Reputation: 485
Following is the snippet from sci-kit pr-curve computation.
>>> import numpy as np
>>> from sklearn.metrics import precision_recall_curve
>>> y_true = np.array([0, 0, 1, 1])
>>> y_scores = np.array([0.1, 0.4, 0.35, 0.8])
>>> precision, recall, thresholds = precision_recall_curve(
... y_true, y_scores)
>>> precision
array([ 0.66..., 0.5 , 1. , 1. ])
>>> recall
array([ 1. , 0.5, 0.5, 0. ])
>>> thresholds
array([ 0.35, 0.4 , 0.8 ])
Doubts:
Why are thresholds only 3 while precision and recall given are 4. As one can clearly see the threshold of 0.1 is left out. And the computation starts from threshold 0.35 and more.
Upvotes: 1
Views: 1253
Reputation: 1629
The thresholds only go low enough to attain 100% recall. The idea being that you generally wouldn't set a lower threshold as it would introduce unnecessary false positives.
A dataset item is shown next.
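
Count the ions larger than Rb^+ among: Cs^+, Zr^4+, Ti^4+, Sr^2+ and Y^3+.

1

Work out protons and electrons: Ti^4+: 18 e⁻, Z=22, Zr^4+: 36 e⁻, Z=40, Y^3+: 36 e⁻, Z=39, Sr^2+: 36 e⁻, Z=38, Rb^+: 36 e⁻, Z=37, Cs^+: 54 e⁻, Z=55. Ti^4+ < Zr^4+ (same group, 1 shell fewer); Zr^4+ < Y^3+ (both 36 e⁻, Z=40>39); Y^3+ < Sr^2+ (both 36 e⁻, Z=39>38); Sr^2+ < Rb^+ (isoelectronic, higher Z=38 is smaller); Rb^+ < Cs^+ (same group, period 5 vs 6).
Placing each against Rb^+: smaller — Ti^4+, Zr^4+, Y^3+, Sr^2+; larger — Cs^+. Count: 1.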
https://github.com/scikit-learn/scikit-learn/blob/a24c8b46/sklearn/metrics/ranking.py
# stop when full recall attained
# and reverse the outputs so recall is decreasing
last_ind = tps.searchsorted(tps[-1])
sl = slice(last_ind, None, -1)
return np.r_[precision[sl], 1], np.r_[recall[sl], 0], thresholds[sl]
Upvotes: 2